Jeff DeLeon: The Spirit of the Games

National Veterans Wheelchair Games Athlete: Jeff DeLeon
Hometown: Turner, Oregon
Current location: Salem, Oregon
Age: 37
Military Branch/Years of Service: Navy/2 years
Years at NVWG: 8
2017 Events: softball, basketball, slalom, archery, table tennis

It is no surprise Jeff DeLeon received the Spirit of the Games Award at last year’s National Veterans Wheelchair Games. Talk to him for just a few minutes and you can hear the passion he has for PVA, the Games and the athletes who participate.

“NVWG is a life-changing event. It opened up a bigger connection for me with other people in wheelchairs. I look forward to getting together with old friends and meeting new people. The Games showcase our independence and ability to do the things people think can’t be done by someone in a wheelchair. The more people see us doing it, the more normal it becomes. That’s how I’ve lived my life since the injury, pushing those limits.”

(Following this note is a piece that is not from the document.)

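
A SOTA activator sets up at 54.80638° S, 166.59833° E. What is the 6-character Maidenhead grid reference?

RD35he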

Sports have always been a big part of Jeff’s life. Growing up in Turner, Oregon, a small, no-stoplight-town outside Salem, he excelled as a pitcher and first baseman. The military also played a large role—his uncles were Marines, his grandfather was a Marine, Jeff wanted to be one too. His mother convinced him to look into all the branches of service. Six months after graduating high school, Jeff joined the Navy as an aviation electrician. He served for two years before a car accident early one morning left him a T-6 paraplegic.

“Me and some buddies went off the road returning to base. We crashed and the vehicle rolled a few times. I knew I had broke my back. I had a collapsed lung and felt like I couldn’t breathe and like I was dying slowly. A guy comes over and tells me an ambulance is coming and I’m trying to say some words to him but he can’t hear me. I’m finally able to push out the words “kill me” which was crazy, you know, but I literally felt like I was dying, and it was very slow and painful. A couple minutes went by before the ambulance got there. It felt like forever.”

The ambulance transported him to Fresno Medical Center. Conscious throughout, Jeff kept apologizing to the EMTs and the hospital workers for causing them extra work. After surgery, his social worker got him transported to the VA in Seattle for rehab.

Jeff’s resilient spirit never let him give up, even when he was in a TLSO brace from his neck to his pelvis. He worked hard at his physical therapy and pushed himself to get better. After returning to Oregon, Jeff joined in pick-up basketball games at the local gym, going up against standing players.

“At first people go easy on you because you’re the poor guy in the wheelchair. Then you start hitting some threes and stealing the ball and talking trash. Just to get them a little upset so they’ll play hard, because the harder they play the better I’m gonna get.”

Jeff’s recreational therapist at the time, NVWG Director Dave Tostenrude, introduced him to adaptive sports and convinced him to sign up for the Seattle to Portland Bicycle Classic. Jeff did the two-day, 204-mile course on his handcycle, amazing the other cyclists. But it would be another seven years before Jeff’s first time participating at NVWG.

After participating in eight Games, Jeff doesn’t deny his competitive spirit. However, don’t be surprised to find him encouraging other athletes to do their best or sharing his secrets for success.

“I want to push you to beat my best time, but I’m also the guy that’ll share my tips and tricks. If you beat me I’ll pat you on the back and give you a hug and congratulate you. The Games do get competitive but they were founded on rehabilitation and that’s what they’re still used for, rehabilitation through sport and being around other veterans.”

That sportsmanship and mentoring won Jeff the Spirit of the Games Award after only seven years. Unlike the awards for speed or strength, the Spirit goes to the athlete who most embodies what the Games are all about, not just for the week of events but throughout the year.

“Receiving the Spirit of the Games Award was one of the highlights of my life, to be honored in that way, at those games, where so many people have been mentors. I was stunned. That was one of the rare times that I’ve ever been speechless. If I had taken a moment to think, I would’ve thanked all the people who helped me get through rehab, PVA, the VA, my doctors, my social worker. They were a huge part in getting me to where I am.”

In 2015 Jeff started a foundation in Mexico—fundación con orgullo de León—or The Pride of the Lion, a non-profit that provides necessary resources and assistance to people from low-income regions, specifically persons with disabilities, in order to achieve social integration.

The name, by the way, is a play on words. Jeff’s last name, DeLeon, means the lion, and a pack of lions is called a pride.